Ces rumeurs et les déclarations jingoïstes de la presse de Londres excitèrent encore plus l'opposition. Depuis le déclenchement de la crise, cette dernière était l'angle d'attaque favori de l'opposition. Elle accusait le ministère d'abandonner lâchement un ami de la France, de tenir éloigné la France du règlement de l'affaire du siècle, de ne pas saisir l'occasion pour monnayer sa neutralité contre la révision ou l'annulation des traités, d'être Judas ayant reçu au prix de sa trahison non pas 30 pièces mais deux îles. On s'affronta à la Chambre et par journaux interposés mais la position française ne changea pas d'un pouce : neutralité.
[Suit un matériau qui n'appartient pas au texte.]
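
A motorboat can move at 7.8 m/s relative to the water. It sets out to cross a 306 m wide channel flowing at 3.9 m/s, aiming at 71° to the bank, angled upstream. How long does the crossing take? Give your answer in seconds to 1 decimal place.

41.5 s

The component of the motorboat's velocity perpendicular to the bank is 7.8 × sin 71° = 7.375 m/s.
Only the cross-stream component determines the crossing time; the current contributes nothing perpendicular to the bank.
Time = 306 / 7.375 = 41.491 s.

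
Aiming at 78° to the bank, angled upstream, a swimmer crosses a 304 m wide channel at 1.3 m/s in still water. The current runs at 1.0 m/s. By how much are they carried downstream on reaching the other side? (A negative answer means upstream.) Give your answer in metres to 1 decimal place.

174.5 m

Perpendicular speed = 1.272 m/s; crossing time = 304 / 1.272 = 239.070 s.
Net downstream speed = 0.730 m/s.
Drift = 0.730 × 239.070 = 174.453 m (downstream).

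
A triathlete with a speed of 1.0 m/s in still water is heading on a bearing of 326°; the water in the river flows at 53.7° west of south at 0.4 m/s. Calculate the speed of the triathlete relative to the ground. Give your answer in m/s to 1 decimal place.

1.1 m/s

Taking east as x and north as y: velocity relative to the water = (-0.559, 0.829) m/s; the water relative to ground = (-0.322, -0.237) m/s.
Velocity relative to ground = (-0.559, 0.829) + (-0.322, -0.237) = (-0.882, 0.592) m/s.
Speed = |(-0.882, 0.592)| = 1.062 m/s.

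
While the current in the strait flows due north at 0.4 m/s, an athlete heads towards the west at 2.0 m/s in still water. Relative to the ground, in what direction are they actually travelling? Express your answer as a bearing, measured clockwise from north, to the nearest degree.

Taking east as x and north as y: velocity relative to the water = (-2.000, 0.000) m/s; the water relative to ground = (0.000, 0.400) m/s.
Velocity relative to ground = (-2.000, 0.000) + (0.000, 0.400) = (-2.000, 0.400) m/s.
Bearing = atan2(-2.00, 0.40) = 281.31° clockwise from north.

281°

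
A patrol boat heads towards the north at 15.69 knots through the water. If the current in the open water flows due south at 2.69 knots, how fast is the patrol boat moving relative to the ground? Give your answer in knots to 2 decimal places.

13.00 knots

Taking east as x and north as y: velocity relative to the water = (0.000, 15.690) knots; the water relative to ground = (0.000, -2.690) knots.
Velocity relative to ground = (0.000, 15.690) + (0.000, -2.690) = (0.000, 13.000) knots.
Speed = |(0.000, 13.000)| = 13.000 knots.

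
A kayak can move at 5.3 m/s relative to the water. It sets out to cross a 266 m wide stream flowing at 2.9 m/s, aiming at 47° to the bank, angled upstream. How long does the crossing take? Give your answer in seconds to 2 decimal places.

The component of the kayak's velocity perpendicular to the bank is 5.3 × sin 47° = 3.876 m/s.
The flow acts along the bank and has no component across it.
Time = 266 / 3.876 = 68.624 s.

68.62 s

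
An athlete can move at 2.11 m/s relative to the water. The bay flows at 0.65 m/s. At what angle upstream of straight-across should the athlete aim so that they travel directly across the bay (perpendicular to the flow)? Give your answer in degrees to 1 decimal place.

To cancel the current, the upstream component of the athlete's velocity must equal the flow: 2.11 sin θ = 0.65.
sin θ = 0.65 / 2.11 = 0.3081.
θ = arcsin(0.3081) = 17.942°.

17.9°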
Cette politique s'avéra sage. Mieux, elle nous évita une guerre qui aurait éclaté pour des motifs secondaires loin d'être vitaux. Qu'importait à la France que le Pacha d’Égypte fût proclamé héréditaire et qu'il obtînt la Syrie? Il nous aurait fallu affronter les Britanniques, les Russes, les Autrichiens, la Porte et sans doute la Prusse. La France aurait donc mis le pied seule dans une guerre générale perdue d'avance. Quand bien même le sort des armes nous eût-il été favorable, nous n'aurions pu qu'obtenir quelques avantages en Orient et sans doute pas les révisions générales des traités dont on rêvait dans certains cercles à Paris.
De plus, en 1845, alors que le mandat de la Chambre touchait à sa fin, il était évident que l'intervention des puissances traînait en longueur. La France aurait perdu dans cette affaire beaucoup de temps, d'argent, de sang et d'énergie. On se félicitait dans les couloirs des Tuileries d'avoir évité un tel imbroglio.